Das Geld in den Steueroasen
Der unbekannte Blogger nennt das System die "Krake von Györ". Sein Vorwurf in Kurzfassung: Borkai und seine Vertrauten würden jährlich öffentliche Gelder in Millionenhöhe entwenden und auf Off-Shore-Konten leiten. Beweise hat er bisher keine präsentiert. Doch Recherchen ungarischer Medien erhärten die Vorwürfe. So veröffentlichte das Wirtschaftsmagazin "hvg" in seiner neuesten Ausgabe von diesem Donnerstag umfangreiche Informationen über ein Netz aus luxemburgischen und Off-Shore-Firmen aus dem engen Umfeld von Borkai. Die Eigentümer und Teilhaber sollen auf trickreiche Weise an öffentliche Gelder und an Gelder des Audi-Konzerns gelangt sein. Zentrale Figur ist Borkais Freund und Anwalt Zoltán Rákosfalvy, der ebenfalls in den Sex-Videos auftaucht.
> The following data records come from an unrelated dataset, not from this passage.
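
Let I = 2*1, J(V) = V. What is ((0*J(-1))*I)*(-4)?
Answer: 0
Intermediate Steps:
I = 2
((0*J(-1))*I)*(-4) = ((0*(-1))*2)*(-4) = (0*2)*(-4) = 0*(-4) = 0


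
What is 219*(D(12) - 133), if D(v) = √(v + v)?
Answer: -29127 + 438*√6 ≈ -28054.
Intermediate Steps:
D(v) = √2*√v (D(v) = √(2*v) = √2*√v)
219*(D(12) - 133) = 219*(√2*√12 - 133) = 219*(√2*(2*√3) - 133) = 219*(2*√6 - 133) = 219*(-133 + 2*√6) = -29127 + 438*√6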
Viktor OrbanDaumen drücken, denn es könnte brenzlich werden für Viktor Orbán
Er stand bereits 2012 im Zentrum einer Korruptionsaffäre: Damals hatte er preiswertes Ackerland am Stadtrand von Györ erworben, das später zu Industriebauland umdeklariert wurde. Der Audi-Konzern hatte dort sein Logistik-Zentrum errichtet. Audi bestreitet gegenüber der Deutschen Welle, etwas mit dieser Affäre zu tun zu haben. Man habe das Gelände und das Logistikzentrum zunächst nur gemietet und erst 2014 erworben, erklärte eine Audi-Hungaria-Sprecherin auf Anfrage.
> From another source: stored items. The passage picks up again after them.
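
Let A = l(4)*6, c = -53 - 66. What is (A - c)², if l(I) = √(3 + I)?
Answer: 14413 + 1428*√7 ≈ 18191.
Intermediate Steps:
c = -119
A = 6*√7 (A = √(3 + 4)*6 = √7*6 = 6*√7 ≈ 15.875)
(A - c)² = (6*√7 - 1*(-119))² = (6*√7 + 119)² = (119 + 6*√7)²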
Die Natur von Orbáns System
Andere ungarische Medien dokumentierten, dass Firmen von Borkais Ehefrau und seinen Kindern von der Stadt Györ zahlreiche Aufträge und finanzielle Zuwendungen erhalten. Borkais Sohn Ádám soll zudem von einer Firma, die keinerlei aktive Geschäftstätigkeit vorweisen kann, monatlich rund 3000 Euro kassieren. Insgesamt reichen die Fäden der Affäre bis ins Umfeld der Regierung und von Viktor Orbán - einige der von "hvg" genannten Geschäftsleute aus dem Umfeld von Borkai sind auch Freunde und Geschäftspartner des Vize-Regierungschefs Zsolt Semjén sowie von Orbáns Schiegersohn István Tiborcz, gegen den vor Jahren das EU-Betrugsbekämpfungsamt Olaf wegen eines Falles von dreistem Subventionsbetrug ermittelte.
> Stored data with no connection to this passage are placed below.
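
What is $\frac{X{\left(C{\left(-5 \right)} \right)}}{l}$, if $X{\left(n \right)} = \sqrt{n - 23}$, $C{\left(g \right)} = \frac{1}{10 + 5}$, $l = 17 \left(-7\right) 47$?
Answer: $- \frac{2 i \sqrt{1290}}{83895} \approx - 0.00085623 i$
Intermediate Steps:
$l = -5593$ ($l = \left(-119\right) 47 = -5593$)
$C{\left(g \right)} = \frac{1}{15}$
$X{\left(n \right)} = \sqrt{-23 + n}$
$\frac{X{\left(C{\left(-5 \right)} \right)}}{l} = \frac{\sqrt{-23 + \frac{1}{15}}}{-5593} = \sqrt{- \frac{344}{15}} \left(- \frac{1}{5593}\right) = \frac{2 i \sqrt{1290}}{15} \left(- \frac{1}{5593}\right) = - \frac{2 i \sqrt{1290}}{83895}$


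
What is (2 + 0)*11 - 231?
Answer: -209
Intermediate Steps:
(2 + 0)*11 - 231 = 2*11 - 231 = 22 - 231 = -209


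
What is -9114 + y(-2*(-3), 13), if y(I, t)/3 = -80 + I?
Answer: -9336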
"Die Borkai-Affäre demaskiert die Natur von Orbáns System", lautet die Schlussfolgerung von "hvg". Der Skandal könnte nun zu einer Art Referendum über dieses System Orbáns werden. Einige Fidesz-Politiker äußerten vorsichtig Kritik am Györer Bürgermeister. Orbán selbst schweigt eisern. Warum, das begründete er auf dem kürzlichen Fidesz-Kongress so: "In der Politik ist das elfte Gebot notwendig. Es lautet: Sage nichts Schlechtes über deinen Fidesz-Kameraden."